Um processo privado movido por dois requerentes recorreu do encerramento do processo criminal. Argumenta que as suas declarações representam uma “estrutura sólida em termos de plausibilidade, consistência interna e estabilidade ao longo do tempo”, e isto apesar de terem agido separadamente e “sem conhecimento prévio um do outro”. “O seu depoimento é consistente com o mesmo padrão de comportamento do arguido, o que potencia o seu valor incriminatório”, afirma o recurso. Seu advogado, Enrique Leon, lembra que outros três pacientes relataram episódios semelhantes que “formam um padrão de comportamento que vai além de uma simples anedota”.
A acusação privada contra Soto-Jove nega também que a ordem de despedimento “minimize” dois relatórios psicológicos – um deles de um organismo público, o Centro de Informação Mulleres de Padrón – que ligavam os males de um dos requerentes ao ocorrido na consulta. A conclusão que prevalece é a de um exame médico forense, no qual não é detectada nenhuma patologia, apesar de ter sido elaborado por um “clínico geral sem especialização em psicologia clínica”.

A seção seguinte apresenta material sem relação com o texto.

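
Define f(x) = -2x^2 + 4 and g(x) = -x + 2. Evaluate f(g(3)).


g(3) = -1
f(-1) = (-2)*(-1)^2 + 4 = 2

2


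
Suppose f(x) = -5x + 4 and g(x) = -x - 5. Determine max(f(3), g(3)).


f(3) = -11
g(3) = -8
max = -8

-8


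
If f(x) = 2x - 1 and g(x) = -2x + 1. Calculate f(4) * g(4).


-49


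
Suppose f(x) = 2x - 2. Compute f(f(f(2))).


f(2) = 2
f(2) = 2
f(2) = 2

2


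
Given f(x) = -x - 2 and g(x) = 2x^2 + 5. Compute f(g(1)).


g(1) = 7
f(7) = -9

-9


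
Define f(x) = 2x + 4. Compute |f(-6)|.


f(-6) = -8
|-8| = 8

8


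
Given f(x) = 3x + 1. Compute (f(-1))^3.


f(-1) = -2
(-2)^3 = -8

-8


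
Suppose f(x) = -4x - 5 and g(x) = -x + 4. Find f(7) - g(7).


f(7) = -33
g(7) = -3
Difference = -30

-30


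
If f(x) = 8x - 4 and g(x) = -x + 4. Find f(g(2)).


g(2) = 2
f(2) = 12

12


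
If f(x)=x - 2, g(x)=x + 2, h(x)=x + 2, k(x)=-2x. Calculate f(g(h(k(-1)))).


k(-1) = 2
h(2) = 4
g(4) = 6
f(6) = 4

4


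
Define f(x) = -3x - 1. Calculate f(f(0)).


2


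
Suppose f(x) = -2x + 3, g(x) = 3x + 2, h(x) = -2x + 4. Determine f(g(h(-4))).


-73


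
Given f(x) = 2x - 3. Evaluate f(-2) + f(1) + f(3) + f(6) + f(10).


f(-2) = -7
f(1) = -1
f(3) = 3
f(6) = 9
f(10) = 17
Sum = 21

21


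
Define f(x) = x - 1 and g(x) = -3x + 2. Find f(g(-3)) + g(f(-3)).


24


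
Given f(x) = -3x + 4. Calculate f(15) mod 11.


f(15) = -41
-41 mod 11 = 3

3


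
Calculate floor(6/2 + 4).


6/2 = 3
3 + 4 = 7
floor(7) = 7

7


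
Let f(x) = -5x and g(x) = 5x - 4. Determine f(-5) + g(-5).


f(-5) = 25
g(-5) = -29
Sum = -4

-4


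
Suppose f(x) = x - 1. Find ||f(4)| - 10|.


f(4) = 3
|3| = 3
|3 - 10| = 7

7


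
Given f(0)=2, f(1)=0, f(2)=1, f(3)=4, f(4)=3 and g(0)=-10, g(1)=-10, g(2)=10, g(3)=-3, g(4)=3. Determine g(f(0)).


f(0) = 2
g(2) = 10

10


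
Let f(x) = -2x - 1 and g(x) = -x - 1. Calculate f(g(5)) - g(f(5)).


1


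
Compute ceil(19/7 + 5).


8


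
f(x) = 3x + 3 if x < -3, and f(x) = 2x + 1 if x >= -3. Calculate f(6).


6 satisfies x >= -3
f(6) = 13

13


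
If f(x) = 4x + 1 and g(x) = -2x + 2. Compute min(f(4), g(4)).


-6


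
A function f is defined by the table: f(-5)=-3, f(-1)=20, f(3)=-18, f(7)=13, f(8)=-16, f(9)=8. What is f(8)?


Reading from the table at x = 8

-16


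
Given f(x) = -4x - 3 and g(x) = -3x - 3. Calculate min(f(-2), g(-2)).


f(-2) = 5
g(-2) = 3
min = 3

3


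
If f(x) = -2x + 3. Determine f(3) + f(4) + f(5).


f(3) = -3
f(4) = -5
f(5) = -7
Sum = -15

-15


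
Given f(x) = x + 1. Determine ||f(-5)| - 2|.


f(-5) = -4
|-4| = 4
|4 - 2| = 2

2


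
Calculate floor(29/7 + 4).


8


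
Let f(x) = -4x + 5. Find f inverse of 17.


-3


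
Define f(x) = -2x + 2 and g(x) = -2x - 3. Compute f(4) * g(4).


f(4) = -6
g(4) = -11
Product = 66

66


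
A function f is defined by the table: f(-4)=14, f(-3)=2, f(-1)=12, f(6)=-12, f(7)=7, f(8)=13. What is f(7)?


Reading from the table at x = 7

7


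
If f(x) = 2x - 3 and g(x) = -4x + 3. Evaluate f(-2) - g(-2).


f(-2) = -7
g(-2) = 11
Difference = -18

-18


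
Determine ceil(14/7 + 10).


14/7 = 2
2 + 10 = 12
ceil(12) = 12

12


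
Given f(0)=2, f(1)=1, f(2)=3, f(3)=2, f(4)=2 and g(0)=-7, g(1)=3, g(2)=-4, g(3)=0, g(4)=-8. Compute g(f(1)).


3


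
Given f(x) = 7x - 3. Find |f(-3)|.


f(-3) = -24
|-24| = 24

24


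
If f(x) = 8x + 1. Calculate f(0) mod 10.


1


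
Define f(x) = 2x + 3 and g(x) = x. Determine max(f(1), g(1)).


f(1) = 5
g(1) = 1
max = 5

5


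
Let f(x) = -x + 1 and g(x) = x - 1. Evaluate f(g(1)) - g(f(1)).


f(g(1)) = 1
g(f(1)) = -1
Difference = 2

2


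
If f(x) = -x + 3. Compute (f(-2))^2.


f(-2) = 5
(5)^2 = 25

25


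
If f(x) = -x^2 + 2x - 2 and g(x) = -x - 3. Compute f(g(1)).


-26


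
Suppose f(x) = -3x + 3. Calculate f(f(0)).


f(0) = 3
f(3) = -6

-6


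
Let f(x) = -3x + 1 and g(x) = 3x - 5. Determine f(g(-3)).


43


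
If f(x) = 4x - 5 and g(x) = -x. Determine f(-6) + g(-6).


f(-6) = -29
g(-6) = 6
Sum = -23

-23


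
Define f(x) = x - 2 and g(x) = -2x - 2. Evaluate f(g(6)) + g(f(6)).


f(g(6)) = -16
g(f(6)) = -10
Sum = -26

-26


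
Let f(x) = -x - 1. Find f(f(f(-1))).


f(-1) = 0
f(0) = -1
f(-1) = 0

0


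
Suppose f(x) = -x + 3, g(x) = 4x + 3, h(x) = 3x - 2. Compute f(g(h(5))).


h(5) = 13
g(13) = 55
f(55) = -52

-52


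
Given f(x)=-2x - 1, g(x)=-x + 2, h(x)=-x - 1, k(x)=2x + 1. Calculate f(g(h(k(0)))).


k(0) = 1
h(1) = -2
g(-2) = 4
f(4) = -9

-9


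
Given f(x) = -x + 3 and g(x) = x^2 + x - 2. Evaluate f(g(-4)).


g(-4) = 10
f(10) = -7

-7


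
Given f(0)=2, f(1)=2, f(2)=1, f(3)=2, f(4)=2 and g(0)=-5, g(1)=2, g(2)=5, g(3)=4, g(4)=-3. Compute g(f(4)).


f(4) = 2
g(2) = 5

5


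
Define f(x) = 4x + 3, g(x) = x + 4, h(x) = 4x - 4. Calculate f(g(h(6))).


99


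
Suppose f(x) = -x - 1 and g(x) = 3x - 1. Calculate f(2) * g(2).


f(2) = -3
g(2) = 5
Product = -15

-15


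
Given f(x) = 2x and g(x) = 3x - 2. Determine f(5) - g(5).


-3


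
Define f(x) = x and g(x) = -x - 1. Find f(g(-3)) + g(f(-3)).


f(g(-3)) = 2
g(f(-3)) = 2
Sum = 4

4


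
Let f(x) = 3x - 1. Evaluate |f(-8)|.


25


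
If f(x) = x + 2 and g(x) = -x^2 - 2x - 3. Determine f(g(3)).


g(3) = -18
f(-18) = -16

-16


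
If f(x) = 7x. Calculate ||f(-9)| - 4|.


f(-9) = -63
|-63| = 63
|63 - 4| = 59

59


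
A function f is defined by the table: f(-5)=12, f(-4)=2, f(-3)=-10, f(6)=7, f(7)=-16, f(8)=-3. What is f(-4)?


Reading from the table at x = -4

2


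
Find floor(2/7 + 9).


2/7 = 0.2857
0.2857 + 9 = 9.2857
floor(9.2857) = 9

9


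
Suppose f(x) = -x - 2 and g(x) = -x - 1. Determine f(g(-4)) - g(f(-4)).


f(g(-4)) = -5
g(f(-4)) = -3
Difference = -2

-2


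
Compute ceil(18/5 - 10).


18/5 = 3.6
3.6 - 10 = -6.4
ceil(-6.4) = -6

-6


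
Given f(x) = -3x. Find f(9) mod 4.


1


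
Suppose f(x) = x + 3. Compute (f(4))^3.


343


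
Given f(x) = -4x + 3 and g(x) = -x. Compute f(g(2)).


g(2) = -2
f(-2) = 11

11


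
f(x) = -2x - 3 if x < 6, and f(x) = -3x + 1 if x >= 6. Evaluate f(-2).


1


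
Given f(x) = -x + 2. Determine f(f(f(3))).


f(3) = -1
f(-1) = 3
f(3) = -1

-1


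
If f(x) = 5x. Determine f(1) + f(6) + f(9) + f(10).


f(1) = 5
f(6) = 30
f(9) = 45
f(10) = 50
Sum = 130

130


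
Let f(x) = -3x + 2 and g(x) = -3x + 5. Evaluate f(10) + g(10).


-53


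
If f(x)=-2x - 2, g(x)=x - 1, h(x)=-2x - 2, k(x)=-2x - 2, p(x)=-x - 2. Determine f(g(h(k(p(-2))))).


p(-2) = 0
k(0) = -2
h(-2) = 2
g(2) = 1
f(1) = -4

-4


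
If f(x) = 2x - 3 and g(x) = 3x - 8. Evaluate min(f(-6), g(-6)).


-26


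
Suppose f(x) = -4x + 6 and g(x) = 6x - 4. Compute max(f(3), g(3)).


14


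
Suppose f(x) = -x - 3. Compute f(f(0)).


f(0) = -3
f(-3) = 0

0


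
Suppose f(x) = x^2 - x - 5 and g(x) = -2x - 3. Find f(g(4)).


g(4) = -11
f(-11) = 1*(-11)^2 - 1*(-11) - 5 = 127

127


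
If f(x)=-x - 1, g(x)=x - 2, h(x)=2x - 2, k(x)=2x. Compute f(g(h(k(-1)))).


7


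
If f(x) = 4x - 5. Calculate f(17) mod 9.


f(17) = 63
63 mod 9 = 0

0


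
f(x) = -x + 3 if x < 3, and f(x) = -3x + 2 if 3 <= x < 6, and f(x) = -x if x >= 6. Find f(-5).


-5 satisfies x < 3
f(-5) = 8

8


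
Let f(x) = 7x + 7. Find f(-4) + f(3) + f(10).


f(-4) = -21
f(3) = 28
f(10) = 77
Sum = 84

84


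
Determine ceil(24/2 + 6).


24/2 = 12
12 + 6 = 18
ceil(18) = 18

18


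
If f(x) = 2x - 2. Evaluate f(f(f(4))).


f(4) = 6
f(6) = 10
f(10) = 18

18


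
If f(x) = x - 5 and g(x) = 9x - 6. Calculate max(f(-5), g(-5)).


f(-5) = -10
g(-5) = -51
max = -10

-10


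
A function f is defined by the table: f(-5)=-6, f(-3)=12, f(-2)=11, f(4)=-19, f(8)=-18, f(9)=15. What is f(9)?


Reading from the table at x = 9

15


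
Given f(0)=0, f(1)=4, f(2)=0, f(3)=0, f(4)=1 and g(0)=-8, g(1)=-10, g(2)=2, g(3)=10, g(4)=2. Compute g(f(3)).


f(3) = 0
g(0) = -8

-8


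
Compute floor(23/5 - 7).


-3


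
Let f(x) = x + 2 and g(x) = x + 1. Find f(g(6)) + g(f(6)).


f(g(6)) = 9
g(f(6)) = 9
Sum = 18

18


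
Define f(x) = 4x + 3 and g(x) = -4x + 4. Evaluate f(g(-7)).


g(-7) = 32
f(32) = 131

131


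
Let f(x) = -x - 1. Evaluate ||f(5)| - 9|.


3


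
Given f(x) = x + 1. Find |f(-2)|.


f(-2) = -1
|-1| = 1

1


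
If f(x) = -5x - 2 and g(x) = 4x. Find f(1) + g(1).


f(1) = -7
g(1) = 4
Sum = -3

-3


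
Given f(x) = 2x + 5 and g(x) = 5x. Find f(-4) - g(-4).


f(-4) = -3
g(-4) = -20
Difference = 17

17


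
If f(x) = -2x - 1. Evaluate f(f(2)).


9


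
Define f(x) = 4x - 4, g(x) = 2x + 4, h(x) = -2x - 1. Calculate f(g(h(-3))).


52


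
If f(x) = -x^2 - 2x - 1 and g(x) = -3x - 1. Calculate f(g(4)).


-144


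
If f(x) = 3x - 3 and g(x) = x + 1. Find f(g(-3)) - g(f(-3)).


f(g(-3)) = -9
g(f(-3)) = -11
Difference = 2

2


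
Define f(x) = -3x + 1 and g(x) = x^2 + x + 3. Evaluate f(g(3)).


g(3) = 15
f(15) = -44

-44


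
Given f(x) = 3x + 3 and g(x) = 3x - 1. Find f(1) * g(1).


f(1) = 6
g(1) = 2
Product = 12

12


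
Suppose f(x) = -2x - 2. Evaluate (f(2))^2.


36


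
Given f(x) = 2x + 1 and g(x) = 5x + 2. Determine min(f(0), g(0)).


f(0) = 1
g(0) = 2
min = 1

1


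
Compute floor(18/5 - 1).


18/5 = 3.6
3.6 - 1 = 2.6
floor(2.6) = 2

2


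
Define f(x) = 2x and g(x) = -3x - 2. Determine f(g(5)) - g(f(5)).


f(g(5)) = -34
g(f(5)) = -32
Difference = -2

-2


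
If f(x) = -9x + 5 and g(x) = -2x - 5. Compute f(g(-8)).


g(-8) = 11
f(11) = -94

-94


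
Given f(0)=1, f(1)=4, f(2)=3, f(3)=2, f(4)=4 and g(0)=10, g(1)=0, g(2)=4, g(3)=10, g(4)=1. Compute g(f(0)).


f(0) = 1
g(1) = 0

0


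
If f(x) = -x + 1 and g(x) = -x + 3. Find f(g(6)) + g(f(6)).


f(g(6)) = 4
g(f(6)) = 8
Sum = 12

12


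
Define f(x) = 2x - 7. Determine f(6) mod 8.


5


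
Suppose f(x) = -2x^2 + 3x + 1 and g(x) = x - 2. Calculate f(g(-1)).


g(-1) = -3
f(-3) = (-2)*(-3)^2 + 3*(-3) + 1 = -26

-26


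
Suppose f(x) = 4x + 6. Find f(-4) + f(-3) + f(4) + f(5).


f(-4) = -10
f(-3) = -6
f(4) = 22
f(5) = 26
Sum = 32

32


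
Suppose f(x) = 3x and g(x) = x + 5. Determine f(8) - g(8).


f(8) = 24
g(8) = 13
Difference = 11

11


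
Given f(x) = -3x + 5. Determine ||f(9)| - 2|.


f(9) = -22
|-22| = 22
|22 - 2| = 20

20


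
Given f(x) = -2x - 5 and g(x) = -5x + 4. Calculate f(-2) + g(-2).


13


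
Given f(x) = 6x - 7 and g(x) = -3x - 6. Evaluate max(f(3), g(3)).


f(3) = 11
g(3) = -15
max = 11

11


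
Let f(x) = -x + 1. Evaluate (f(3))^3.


f(3) = -2
(-2)^3 = -8

-8


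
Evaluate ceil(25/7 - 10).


25/7 = 3.5714
3.5714 - 10 = -6.4286
ceil(-6.4286) = -6

-6


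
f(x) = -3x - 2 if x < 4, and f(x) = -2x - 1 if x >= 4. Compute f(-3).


-3 satisfies x < 4
f(-3) = 7

7


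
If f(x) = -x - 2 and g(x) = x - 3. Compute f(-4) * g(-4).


-14


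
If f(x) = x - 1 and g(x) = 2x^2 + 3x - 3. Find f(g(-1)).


-5


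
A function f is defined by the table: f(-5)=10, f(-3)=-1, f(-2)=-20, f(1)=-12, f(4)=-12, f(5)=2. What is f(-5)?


Reading from the table at x = -5

10


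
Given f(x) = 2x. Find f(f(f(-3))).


f(-3) = -6
f(-6) = -12
f(-12) = -24

-24


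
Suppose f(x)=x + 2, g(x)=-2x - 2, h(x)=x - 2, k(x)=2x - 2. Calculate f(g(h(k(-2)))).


k(-2) = -6
h(-6) = -8
g(-8) = 14
f(14) = 16

16


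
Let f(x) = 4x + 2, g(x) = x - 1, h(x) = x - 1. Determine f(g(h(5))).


h(5) = 4
g(4) = 3
f(3) = 14

14


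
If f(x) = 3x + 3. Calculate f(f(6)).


f(6) = 21
f(21) = 66

66


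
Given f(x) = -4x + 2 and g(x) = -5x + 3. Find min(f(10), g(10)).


-47


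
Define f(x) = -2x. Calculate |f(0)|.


f(0) = 0
|0| = 0

0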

Ele nunca foi separado para aconselhamento.
Face à reintrodução de Soto-Jove há poucos dias no sistema público de saúde da Galiza, o Ministério da Saúde, em resposta a uma pergunta deste jornal, afirma que está “obrigado a manter a confidencialidade relativamente a este processo” e limita-se a indicar que o médico “não está neste momento a prestar cuidados aos pacientes”. Segundo fontes internas do 061, o médico ingressou no serviço em meados de novembro e responde dúvidas por telefone. O PSdeG-PSOE registou esta quarta-feira uma iniciativa no Parlamento galego em que pede a Cunta que dê uma explicação sobre a relação de Soto-Giove com Sergas. Os socialistas dizem que o seu regresso levanta “preocupações inevitáveis com a segurança, dignidade e confiança dos utilizadores”.
Soto-Jove interrompeu o aconselhamento no Centro de Saúde de Padrón quando surgiu o processo judicial contra ele, embora não porque o Ministério da Saúde tenha decidido suspendê-lo. Na altura, o Distrito Médico de Santiago admitiu ao jornal que o médico já não trabalhava e, embora não tenha revelado o motivo, admitiu que não foi por causa de reclamações apresentadas pelos seus pacientes.
Soto-Jove foi chefe da delegação galega a Zemergen e professor do departamento de educação médica que esta sociedade científica partilha com a Universidade de Santiago. Trabalhou no serviço de urgência de um hospital da capital galega durante quase 20 anos, e antes de Padrón trabalhou nos centros de saúde dos municípios de Arzúa e Tordoya La Coruña.